L’ammasso globulare NGC 6652 brilla come un gioiello cosmico, in questa bellissima immagine inviataci dal Telescopio Spaziale Hubble.

Lo splendore di NGC 6652, visto da Hubble
Crediti:ESA/Hubble & NASA, A. Sarajedini, G. Piotto

Come si vede dall’immagine il nucleo dell’ammasso è quasi soffocato dalla luce blu pallida di innumerevoli stelle giovani, mentre nella periferia si trovano anche stelle più mature, di colore più rosso.

Gli ammassi globulari sono ambienti estremamente stabili, contenenti da decine di migliaia a milioni di stelle. L’intensa attrazione gravitazionale tra le stelle dona a questi oggetti la loro peculiare forma sferica. Nella nostra Galassia ce ne sono quasi duecento, ma nelle grandi galassie ellittiche possono essere anche migliaia.

E non sono soltanto belli! C’è molto di più, oltre la loro indubbia avvenenza.
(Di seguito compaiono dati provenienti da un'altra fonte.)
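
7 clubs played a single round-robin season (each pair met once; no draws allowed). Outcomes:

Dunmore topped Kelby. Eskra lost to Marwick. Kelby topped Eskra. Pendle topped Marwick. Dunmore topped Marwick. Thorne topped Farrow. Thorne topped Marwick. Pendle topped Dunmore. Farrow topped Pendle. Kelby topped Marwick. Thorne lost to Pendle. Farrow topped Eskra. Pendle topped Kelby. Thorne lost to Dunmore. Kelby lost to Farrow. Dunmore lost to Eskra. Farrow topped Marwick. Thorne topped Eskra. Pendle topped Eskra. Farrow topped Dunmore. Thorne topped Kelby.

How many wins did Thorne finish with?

4

Thorne's results: beat Eskra, Farrow, Kelby, Marwick; lost to Pendle, Dunmore.
That is 4 wins.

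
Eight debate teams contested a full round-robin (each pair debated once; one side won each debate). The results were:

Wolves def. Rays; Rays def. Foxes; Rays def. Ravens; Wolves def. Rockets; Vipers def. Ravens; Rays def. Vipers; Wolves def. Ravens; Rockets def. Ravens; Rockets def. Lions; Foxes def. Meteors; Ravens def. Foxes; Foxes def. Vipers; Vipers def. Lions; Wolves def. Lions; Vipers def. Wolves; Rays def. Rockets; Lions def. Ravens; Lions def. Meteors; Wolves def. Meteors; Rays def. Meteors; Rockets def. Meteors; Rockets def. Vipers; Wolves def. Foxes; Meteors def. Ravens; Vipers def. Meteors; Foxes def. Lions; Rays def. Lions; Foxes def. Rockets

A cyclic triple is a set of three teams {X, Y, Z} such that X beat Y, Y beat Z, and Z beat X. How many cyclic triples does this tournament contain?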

Gli ammassi globulari sono stati (e ancora risultano) il banco di prova su cui molte teorie dell’evoluzione stellare si sono elaborate, confrontate ed anche scontrate. Il fatto semplice e prezioso di avere tantissime stelle insieme, ad una distanza fissata, diverse (in primo luogo) solo per la loro massa, è stato fondamentale per mettere a punto quella parte fondamentale dell’indagine dei corpi celesti che è lo studio accurato della vita delle stelle: l’astrofisica, appunto.

Tale disciplina – che oggi forse ha perso un poco di visibilità sui media, in favore delle notizie che ci arrivano dagli oggetti lontanissimi dell’universo – ha avuto fortissimi sviluppi negli anni ’70 ed ’80 del secolo scorso, con contributi italiani importantissimi, quali ad esempio (ma non soltanto) quelli portati dalla scuola di Frascati.

Una storia alla quale chi vi scrive ora ha avuto la fortuna di assistere, in buona parte. Una storia che andrebbe veramente scritta per esteso, una volta o l’altra.